(Reuters) – Australia’s antitrust regulator on Tuesday rejected an undertaking by Alphabet Inc-owned Google that sought to address competition concerns over its planned $2.1 billion acquisition of fitness tracker maker Fitbit.
The development comes as Google remains at loggerheads with the Australian government over a number of issues, including proposed laws that will make Australia the first country in the world to force Google and Facebook to pay for news sourced from local media outlets.
In June, the Australian Competition and Consumer Commission (ACCC) voiced concerns over the Fitbit deal, warning Google’s acquisition would give it too much of people’s data, potentially hurting competition in health and online advertising markets.

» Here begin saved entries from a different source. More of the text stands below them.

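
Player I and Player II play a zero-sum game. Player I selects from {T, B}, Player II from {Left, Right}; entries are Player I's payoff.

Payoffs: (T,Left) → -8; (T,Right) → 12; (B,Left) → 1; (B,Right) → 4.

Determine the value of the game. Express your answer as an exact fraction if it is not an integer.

1

Row minima: T → -8, B → 1; maximin = 1.
Column maxima: Left → 1, Right → 12; minimax = 1.
Since maximin = minimax = 1, there is a saddle point and the value is 1.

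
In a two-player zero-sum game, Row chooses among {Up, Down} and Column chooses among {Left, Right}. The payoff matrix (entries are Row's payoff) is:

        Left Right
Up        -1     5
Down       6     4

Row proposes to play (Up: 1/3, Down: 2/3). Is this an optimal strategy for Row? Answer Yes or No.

No

Against Left this mix gives (1/3)·(-1) + (2/3)·6 = 11/3.
Against Right this mix gives (1/3)·5 + (2/3)·4 = 13/3.
Column will play Left, holding Row to 11/3. Shifting weight toward the row that does better against Left would raise this floor (the equalizing mix achieves 17/4 against both Left and Right), so the proposed strategy is not optimal.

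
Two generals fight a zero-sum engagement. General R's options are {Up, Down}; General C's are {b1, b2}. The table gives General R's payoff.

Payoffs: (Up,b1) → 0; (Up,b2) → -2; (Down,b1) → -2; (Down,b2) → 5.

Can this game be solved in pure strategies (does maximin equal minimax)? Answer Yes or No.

No

Row minima: Up → -2, Down → -2; maximin = -2.
Column maxima: b1 → 0, b2 → 5; minimax = 0.
-2 ≠ 0, so no pure-strategy equilibrium exists.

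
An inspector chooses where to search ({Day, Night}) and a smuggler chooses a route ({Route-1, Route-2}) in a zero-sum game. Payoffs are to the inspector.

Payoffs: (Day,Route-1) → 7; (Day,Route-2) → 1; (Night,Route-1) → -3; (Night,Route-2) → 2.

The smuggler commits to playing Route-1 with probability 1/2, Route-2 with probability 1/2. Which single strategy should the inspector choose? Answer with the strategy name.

Day

Expected payoff of Day: (1/2)·7 + (1/2)·1 = 4.
Expected payoff of Night: (1/2)·(-3) + (1/2)·2 = -1/2.
The largest is 4, so the inspector's best response is Day.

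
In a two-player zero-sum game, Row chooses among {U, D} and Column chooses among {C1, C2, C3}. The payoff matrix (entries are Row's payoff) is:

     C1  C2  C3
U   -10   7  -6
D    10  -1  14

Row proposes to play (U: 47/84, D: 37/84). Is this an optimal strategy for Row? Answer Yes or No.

Against C1 this mix gives (47/84)·(-10) + (37/84)·10 = -25/21.
Against C2 this mix gives (47/84)·7 + (37/84)·(-1) = 73/21.
Against C3 this mix gives (47/84)·(-6) + (37/84)·14 = 59/21.
Column will play C1, holding Row to -25/21. Shifting weight toward the row that does better against C1 would raise this floor (the equalizing mix achieves 15/7 against both C1 and C2), so the proposed strategy is not optimal.

No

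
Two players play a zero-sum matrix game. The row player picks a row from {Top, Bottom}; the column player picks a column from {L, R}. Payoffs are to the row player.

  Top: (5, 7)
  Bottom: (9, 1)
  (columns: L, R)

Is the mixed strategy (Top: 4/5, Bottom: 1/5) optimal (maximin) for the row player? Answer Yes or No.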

Google had sought to address those concerns by offering a court enforceable undertaking that it would behave in certain ways toward rival wearable manufacturers, not use health data for advertising and, in some circumstances, allow competing businesses access to health and fitness data.
“While we are aware that the European Commission recently accepted a similar undertaking from Google, we are not satisfied that a long-term behavioural undertaking of this type in such a complex and dynamic industry could be effectively monitored and enforced in Australia,” ACCC Chair Rod Sims said in a statement.
The regulator also noted that several other competition authorities, including the U.S. Department of Justice, were yet to make a decision on the deal.
The ACCC said it would continue its investigation and set a new decision date of March 25, 2021.
The regulator also has inquiries open into advertising technology and mobile app stores, with reports due in January and March, respectively, focusing on the rapidly growing market power of internet giants.